Page 14: Reflective Writing for MSW Students

I have looked carefully at these fearful entries in an effort to understand the nature of my reaction. It has been difficult for me to grasp what is behind this fear, since I usually experienced the instructor and the other students as careful and supportive in responding to people’s revelations. I think it has something to do with being outside of my areas of strength (intellectual pursuits), and in a zone where something could happen that would make me feel bad about myself. I have noticed that on the few occasions where I felt another student was challenged or silenced in some way by a teacher or classmate, I have felt very sorry for that person.

Page 15: Reflective Writing for MSW Students

• We have talked and read a lot in a couple of courses about the concept of “resistance” and I wonder if that is what I’m experiencing. Several articles and professors have talked about conceptualizing resistance as acting (appropriately) to protect oneself from a perceived threat. This has got me thinking about whether I might be doing that and if so, what is the nature of the threat I might be protecting myself from? The other questions I ask myself are: Am I wise to be protecting myself, or am I afraid of something that is important for me to be open to? Why do some students not seem to feel self-protective and is that a good thing or a bad thing?
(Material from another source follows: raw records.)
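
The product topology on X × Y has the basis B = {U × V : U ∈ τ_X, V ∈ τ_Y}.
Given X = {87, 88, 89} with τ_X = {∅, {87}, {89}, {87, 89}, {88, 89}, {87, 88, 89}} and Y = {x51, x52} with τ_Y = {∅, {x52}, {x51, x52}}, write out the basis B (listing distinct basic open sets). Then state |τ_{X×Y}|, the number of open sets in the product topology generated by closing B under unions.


Basis B = {∅ × ∅, {87} × {x52}, {89} × {x52}, {87} × {x51, x52}, {87, 89} × {x52}, {88, 89} × {x52}, {89} × {x51, x52}, {87, 88, 89} × {x52}, {87, 89} × {x51, x52}, {88, 89} × {x51, x52}, {87, 88, 89} × {x51, x52}}; |τ_{X×Y}| = 18.

Enumerate products U × V with U ∈ τ_X, V ∈ τ_Y (deduplicated):
  ∅ × ∅ = {} (∅)
  {87} × {x52} = {(87,x52)}
  {89} × {x52} = {(89,x52)}
  {87} × {x51, x52} = {(87,x51), (87,x52)}
  {87, 89} × {x52} = {(87,x52), (89,x52)}
  {88, 89} × {x52} = {(88,x52), (89,x52)}
  {89} × {x51, x52} = {(89,x51), (89,x52)}
  {87, 88, 89} × {x52} = {(87,x52), (88,x52), (89,x52)}
  {87, 89} × {x51, x52} = {(87,x51), (87,x52), (89,x51), (89,x52)}
  {88, 89} × {x51, x52} = {(88,x51), (88,x52), (89,x51), (89,x52)}
  {87, 88, 89} × {x51, x52} = {(87,x51), (87,x52), (88,x51), (88,x52), (89,x51), (89,x52)}
These 11 distinct sets form the basis B.
Close under arbitrary unions to get τ_{X×Y}; counting gives |τ_{X×Y}| = 18.


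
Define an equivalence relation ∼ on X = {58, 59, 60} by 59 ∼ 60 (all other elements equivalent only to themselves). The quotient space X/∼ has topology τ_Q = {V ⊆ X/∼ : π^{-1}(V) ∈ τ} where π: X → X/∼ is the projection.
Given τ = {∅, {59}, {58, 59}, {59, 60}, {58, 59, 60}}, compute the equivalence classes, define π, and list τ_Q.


X/∼ = {[58], [59=60]}; |τ_Q| = 3.

Equivalence classes: [58], [59=60].
Quotient map π: X → X/∼ sends 58 ↦ [58], 59 ↦ [59=60], 60 ↦ [59=60].
For each subset V ⊆ X/∼, compute π^{-1}(V) ⊆ X and check whether π^{-1}(V) ∈ τ. V is open in τ_Q iff π^{-1}(V) ∈ τ.
  V = {}: π^{-1}(V) = ∅ ∈ τ ✓.
  V = {[58]}: π^{-1}(V) = {58} ∉ τ ✗.
  V = {[59=60]}: π^{-1}(V) = {59, 60} ∈ τ ✓.
  V = {[58], [59=60]}: π^{-1}(V) = {58, 59, 60} ∈ τ ✓.
Open sets in the quotient: τ_Q = {{}, {[59=60]}, {[58], [59=60]}} (3 elements).


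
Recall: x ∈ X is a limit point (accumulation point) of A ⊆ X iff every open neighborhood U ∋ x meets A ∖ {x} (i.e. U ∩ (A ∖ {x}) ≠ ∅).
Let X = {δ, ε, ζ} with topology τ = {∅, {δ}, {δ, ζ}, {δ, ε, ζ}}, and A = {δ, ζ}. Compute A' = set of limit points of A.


A' = {ε, ζ}

For each x ∈ X, list the open sets U ∈ τ with x ∈ U, then check whether U ∩ (A ∖ {x}) ≠ ∅ for every such U.
  x = δ: open {δ} ∋ x has {δ} ∩ (A ∖ {δ}) = ∅, so x is NOT a limit point.
  x = ε: opens ∋ x are {δ, ε, ζ}; each meets A ∖ {ε}, so x IS a limit point.
  x = ζ: opens ∋ x are {δ, ζ}, {δ, ε, ζ}; each meets A ∖ {ζ}, so x IS a limit point.
Collecting: A' = {ε, ζ}.


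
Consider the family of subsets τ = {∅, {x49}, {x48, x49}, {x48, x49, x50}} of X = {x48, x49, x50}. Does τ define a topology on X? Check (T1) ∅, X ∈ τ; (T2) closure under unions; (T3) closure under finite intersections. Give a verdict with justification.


τ IS a topology on X.

Axiom (T1): ∅ ∈ τ? Yes; X ∈ τ? Yes.
Axiom (T2/T3): check pairwise unions and intersections of members of τ.
All pairwise intersections and unions checked — each lies in τ. Therefore τ satisfies (T1), (T2), (T3): it IS a topology on X.


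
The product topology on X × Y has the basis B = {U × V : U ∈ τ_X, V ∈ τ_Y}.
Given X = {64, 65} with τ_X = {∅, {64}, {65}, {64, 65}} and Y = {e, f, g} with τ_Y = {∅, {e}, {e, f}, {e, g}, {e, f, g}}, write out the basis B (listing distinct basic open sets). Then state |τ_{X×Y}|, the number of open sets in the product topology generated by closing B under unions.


Basis B = {∅ × ∅, {64} × {e}, {65} × {e}, {64} × {e, f}, {64} × {e, g}, {64, 65} × {e}, {65} × {e, f}, {65} × {e, g}, {64} × {e, f, g}, {65} × {e, f, g}, {64, 65} × {e, f}, {64, 65} × {e, g}, {64, 65} × {e, f, g}}; |τ_{X×Y}| = 25.

Enumerate products U × V with U ∈ τ_X, V ∈ τ_Y (deduplicated):
  ∅ × ∅ = {} (∅)
  {64} × {e} = {(64,e)}
  {65} × {e} = {(65,e)}
  {64} × {e, f} = {(64,e), (64,f)}
  {64} × {e, g} = {(64,e), (64,g)}
  {64, 65} × {e} = {(64,e), (65,e)}
  {65} × {e, f} = {(65,e), (65,f)}
  {65} × {e, g} = {(65,e), (65,g)}
  {64} × {e, f, g} = {(64,e), (64,f), (64,g)}
  {65} × {e, f, g} = {(65,e), (65,f), (65,g)}
  {64, 65} × {e, f} = {(64,e), (64,f), (65,e), (65,f)}
  {64, 65} × {e, g} = {(64,e), (64,g), (65,e), (65,g)}
  {64, 65} × {e, f, g} = {(64,e), (64,f), (64,g), (65,e), (65,f), (65,g)}
These 13 distinct sets form the basis B.
Close under arbitrary unions to get τ_{X×Y}; counting gives |τ_{X×Y}| = 25.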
Page 16: Reflective Writing for MSW Students

As I write this, I see another pattern: ambivalence. My feelings and understanding have been divided in one way or another all along. I am ambivalent about opening up around certain ideas and ways of revealing myself, so I am protecting myself from exposure and personal challenge. I protected myself at the beginning by being contemptuous of the course, and now I am doing it by holding back. I wonder if my feeling sorry for those students I think of as injured is an example of “identification” that we have learned about. On the other hand, perhaps I am very sensitive to how people use their power over each other. This has been a theme in most of my courses and is something we’re expected to become attuned to.
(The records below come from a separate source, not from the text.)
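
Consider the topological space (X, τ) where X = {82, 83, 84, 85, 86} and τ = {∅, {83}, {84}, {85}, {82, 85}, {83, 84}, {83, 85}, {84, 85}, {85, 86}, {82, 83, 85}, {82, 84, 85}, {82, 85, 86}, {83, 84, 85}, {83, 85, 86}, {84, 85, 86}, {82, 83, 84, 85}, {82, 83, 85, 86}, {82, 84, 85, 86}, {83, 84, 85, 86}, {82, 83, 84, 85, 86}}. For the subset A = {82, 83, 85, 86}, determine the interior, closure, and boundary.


int(A) = {82, 83, 85, 86}, cl(A) = {82, 83, 85, 86}, ∂A = ∅.

Closed sets in (X, τ) are complements of opens:
  closed(X, τ) = {∅, {82}, {83}, {84}, {86}, {82, 83}, {82, 84}, {82, 86}, {83, 84}, {83, 86}, {84, 86}, {82, 83, 84}, {82, 83, 86}, {82, 84, 86}, {82, 85, 86}, {83, 84, 86}, {82, 83, 84, 86}, {82, 83, 85, 86}, {82, 84, 85, 86}, {82, 83, 84, 85, 86}}.
int(A) = ⋃ {U ∈ τ : U ⊆ A}. Opens contained in A: ∅, {83}, {85}, {82, 85}, {83, 85}, {85, 86}, {82, 83, 85}, {82, 85, 86}, {83, 85, 86}, {82, 83, 85, 86}.
Taking the union of these: int(A) = {82, 83, 85, 86}.
cl(A) = ⋂ {C closed : A ⊆ C}. Closed sets containing A: {82, 83, 85, 86}, {82, 83, 84, 85, 86}.
Intersecting these: cl(A) = {82, 83, 85, 86}.
∂A = cl(A) ∖ int(A) = {82, 83, 85, 86} ∖ {82, 83, 85, 86} = ∅.


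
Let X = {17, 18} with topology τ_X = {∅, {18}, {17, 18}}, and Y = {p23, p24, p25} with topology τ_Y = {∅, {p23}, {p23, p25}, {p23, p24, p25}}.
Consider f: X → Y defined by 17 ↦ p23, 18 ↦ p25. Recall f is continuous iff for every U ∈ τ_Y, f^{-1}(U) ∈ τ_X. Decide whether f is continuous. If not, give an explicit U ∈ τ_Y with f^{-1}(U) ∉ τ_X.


f is NOT continuous.

Compute f^{-1}(U) for each U ∈ τ_Y:
  U = ∅: f^{-1}(U) = ∅ ∈ τ_X ✓.
  U = {p23}: f^{-1}(U) = {17} ∉ τ_X ✗.
  U = {p23, p25}: f^{-1}(U) = {17, 18} ∈ τ_X ✓.
  U = {p23, p24, p25}: f^{-1}(U) = {17, 18} ∈ τ_X ✓.
Found U = {p23} with f^{-1}(U) = {17} not in τ_X. Therefore f is NOT continuous.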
Page 17: Reflective Writing for MSW Students

What does it mean for my practice as a social worker if I have these fears and protective mechanisms? Why is identification problematic? Is it different from empathy in some way I don’t understand? I need to continue to monitor my own responses and go back to the readings on resistance and identification to see how my responses might affect my practice or my engagement in supervision. These are the areas that seem to be the primary focus in our use of self discussions in class.

Page 18: Reflective Writing for MSW Students

• I also want to figure out whether there is anything about the way the instructor and the students handle this whole issue of critical self-reflection that might be legitimately bothering me. Maybe I am responding to something that it’s reasonable to want to protect myself and others from. Maybe I can find something in one of our course readers on how to make this kind of determination. It might also be helpful to take the risk of talking about this with students I respect who seem to be more comfortable in this class than I am. I suppose that by writing about it here, I have already begun to “discuss” it with my instructor and with myself.
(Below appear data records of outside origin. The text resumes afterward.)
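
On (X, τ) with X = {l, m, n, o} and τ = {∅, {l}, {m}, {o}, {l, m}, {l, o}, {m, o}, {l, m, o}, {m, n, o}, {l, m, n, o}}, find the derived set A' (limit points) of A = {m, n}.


A' = {n}

For each x ∈ X, list the open sets U ∈ τ with x ∈ U, then check whether U ∩ (A ∖ {x}) ≠ ∅ for every such U.
  x = l: open {l} ∋ x has {l} ∩ (A ∖ {l}) = ∅, so x is NOT a limit point.
  x = m: open {m} ∋ x has {m} ∩ (A ∖ {m}) = ∅, so x is NOT a limit point.
  x = n: opens ∋ x are {m, n, o}, {l, m, n, o}; each meets A ∖ {n}, so x IS a limit point.
  x = o: open {o} ∋ x has {o} ∩ (A ∖ {o}) = ∅, so x is NOT a limit point.
Collecting: A' = {n}.


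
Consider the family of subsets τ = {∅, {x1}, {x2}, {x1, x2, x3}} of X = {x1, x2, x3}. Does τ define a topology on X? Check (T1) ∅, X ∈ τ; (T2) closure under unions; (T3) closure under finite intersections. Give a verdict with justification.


τ is NOT a topology on X.

Axiom (T1): ∅ ∈ τ? Yes; X ∈ τ? Yes.
Axiom (T2/T3): check pairwise unions and intersections of members of τ.
Counterexample for (T2): {x1} ∪ {x2} = {x1, x2} ∉ τ. Therefore τ is NOT a topology.


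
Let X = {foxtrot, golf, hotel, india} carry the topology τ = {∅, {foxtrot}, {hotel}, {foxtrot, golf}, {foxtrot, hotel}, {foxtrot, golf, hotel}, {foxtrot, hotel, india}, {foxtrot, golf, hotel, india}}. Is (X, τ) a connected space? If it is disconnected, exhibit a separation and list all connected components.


(X, τ) is connected.

Find clopen sets (U ∈ τ with X ∖ U ∈ τ):
  U = ∅, X ∖ U = {foxtrot, golf, hotel, india} — both open, so U is clopen.
  U = {foxtrot, golf, hotel, india}, X ∖ U = ∅ — both open, so U is clopen.
Only trivial clopens (∅ and X) exist, so (X, τ) is connected.
Compute connected components by grouping points that agree on all clopens:
  component: {foxtrot, golf, hotel, india}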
Page 19: Reflective Writing for MSW Students

Comments

• Student moves back and forth between specifics and themes, making connections.

• Gaps and contradictions are noticed and questioned, used to identify learning opportunities.

• Concepts and course material are drawn upon in exploring questions.

• Personal reflection is linked to professional functioning and intellectual understanding

• Student is willing to stay in the uncomfortable “don’t know” zone rather than foreclose the pursuit of difficult questions and paradoxes.